Table 3 and Figure 13 show that this near 100% renewable electricity supply is estimated to cost around $107/MWh, or $22b per year. About 72% of this cost comes from the supply of wind, solar and hydro generation, 5% from ‘Other’, 15% from storage and 7% from extra transmission costs, beyond what we currently pay for transmission.

The $107/MWh cost estimate is up significantly from the $95/MWh estimated last year. A large fraction of the increase is due to a $15/MWh increase in the cost of wind generation, though a $6/MWh cost increase in solar also contributed. As mentioned previously, significantly more ‘Other’ was required this year than in the previous 2 years, which also added to the cost.

This year I’ve also added the cost of synchronous condensers to provide system strength. It is expected that batteries will dramatically reduce physical inertia requirements, but I have assumed that synchronous condensers providing 34,300 MWs of inertia will still be required. Costings are based on the $182m cost of the 4 synchronous condensers providing 4400 MWs of inertia in South Australia in 2019.

Table 3: Cost estimates for this near 100% renewable electricity supply.

Capex and Opex costs are based primarily on the 2023-24 CSIRO GenCost report and from AEMO’s 2024 Input and Assumptions worksheets. Capex values are based on a 15-year average out to 2038. For storage I’ve assumed 18 GW of 4-hr batteries and 6 GW of 8-hr batteries to achieve the assumed 24 GW / 120 GWh of storage, at a total cost of $33b, annualised to $3.4b per year.

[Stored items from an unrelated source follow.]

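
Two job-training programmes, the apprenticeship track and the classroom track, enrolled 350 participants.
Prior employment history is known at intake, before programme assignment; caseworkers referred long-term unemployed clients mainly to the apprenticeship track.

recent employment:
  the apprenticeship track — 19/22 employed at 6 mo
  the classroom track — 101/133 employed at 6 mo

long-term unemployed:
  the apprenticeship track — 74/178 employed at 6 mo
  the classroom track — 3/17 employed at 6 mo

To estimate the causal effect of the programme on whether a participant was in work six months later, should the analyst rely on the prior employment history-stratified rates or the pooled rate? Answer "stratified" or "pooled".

stratified

The stratified and pooled comparisons disagree (the apprenticeship track wins within each prior employment history; the classroom track wins overall), so the answer turns on the causal role of prior employment history.
The imbalance in prior employment history arose from how participants were allocated, not from anything the programme did; and prior employment history independently affects the outcome. The pooled gap is confounded — condition on prior employment history.
Within each level — recent employment: 86.4% vs 75.9%; long-term unemployed: 41.6% vs 17.6% — the apprenticeship track is higher every time.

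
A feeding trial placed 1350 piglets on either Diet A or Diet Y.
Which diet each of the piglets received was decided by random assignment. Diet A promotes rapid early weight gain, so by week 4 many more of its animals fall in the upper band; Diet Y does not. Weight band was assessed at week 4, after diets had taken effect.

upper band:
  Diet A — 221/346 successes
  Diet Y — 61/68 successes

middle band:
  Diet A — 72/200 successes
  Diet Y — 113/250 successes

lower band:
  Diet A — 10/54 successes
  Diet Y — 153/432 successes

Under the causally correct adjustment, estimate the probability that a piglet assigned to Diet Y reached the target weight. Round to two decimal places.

Within every week-4 weight band level Diet Y has the higher rate, yet pooled Diet A does — Simpson's reversal.
Week-4 weight band here is a post-treatment variable shaped by the diet; conditioning on it would introduce bias rather than remove it. The overall comparison is the causal one.
So P(outcome | do(Diet Y)) is just the pooled rate for Diet Y: 327/750 = 0.436.

0.44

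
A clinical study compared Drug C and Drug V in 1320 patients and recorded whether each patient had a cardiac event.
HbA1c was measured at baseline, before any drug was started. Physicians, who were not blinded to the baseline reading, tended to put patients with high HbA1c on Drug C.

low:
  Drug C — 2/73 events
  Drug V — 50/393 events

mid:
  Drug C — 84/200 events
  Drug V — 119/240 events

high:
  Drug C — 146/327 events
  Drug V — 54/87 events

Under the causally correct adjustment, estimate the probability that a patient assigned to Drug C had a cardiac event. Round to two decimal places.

0.29

Drug C is lower inside every HbA1c stratum but Drug V is lower in aggregate. Whether to stratify depends on how HbA1c relates to the drug.
Since HbA1c is a pre-existing factor (not a product of the drug) and it affects the outcome on its own, it is a confounder. The stratified rates, not the pooled rate, identify the causal effect.
Standardising Drug C to the population HbA1c mix: 0.353·2/73 + 0.333·84/200 + 0.314·146/327 = 0.290.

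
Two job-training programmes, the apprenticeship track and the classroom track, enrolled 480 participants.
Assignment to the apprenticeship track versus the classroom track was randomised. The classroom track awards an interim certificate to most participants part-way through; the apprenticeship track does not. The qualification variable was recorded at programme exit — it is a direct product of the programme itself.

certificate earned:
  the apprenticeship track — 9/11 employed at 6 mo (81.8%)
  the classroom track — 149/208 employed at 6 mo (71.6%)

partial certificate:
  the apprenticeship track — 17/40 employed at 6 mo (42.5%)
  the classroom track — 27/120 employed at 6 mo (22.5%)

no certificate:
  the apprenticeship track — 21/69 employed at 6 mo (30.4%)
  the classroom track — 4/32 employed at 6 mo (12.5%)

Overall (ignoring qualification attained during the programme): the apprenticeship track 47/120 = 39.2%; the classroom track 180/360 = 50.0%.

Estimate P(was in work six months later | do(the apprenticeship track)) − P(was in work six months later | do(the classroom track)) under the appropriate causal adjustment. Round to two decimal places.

-0.11

the apprenticeship track is higher inside every qualification attained during the programme stratum but the classroom track is higher in aggregate. Whether to stratify depends on how qualification attained during the programme relates to the programme.
Qualification attained during the programme lies on the pathway programme → qualification attained during the programme → outcome, so adjusting for it blocks the indirect effect. For the total causal effect of programme, use the unadjusted pooled rates.
The causal difference is the pooled difference: 0.392 − 0.500 = -0.108.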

Battery cost estimates have decreased slightly since last year’s prediction.

Costs for “Other” assume open-cycle gas turbines, with fuel cost of $12/GJ, heat rate of 10.9 GJ/MWh and capacity factor of 4.2%. Hydro costs of $124/MWh is based on a 30% premium to the average price that hydro received over the 5-year period 2017-21. The $/MWh figures for wind and solar are pre-curtailment. Given that 12% of the wind and 21% of the solar generation was curtailed, the post-curtailment prices would be 14% and 26% higher respectively.

Transmission costs are based on the 2024 ISP. Data from the ISP indicates that each MWh of non-curtailed utility wind and storage generation adds about $15/MWh in transmission costs. This is then applied to the 97 TWh of utility solar and wind generation that is in excess of what was generated in 2022.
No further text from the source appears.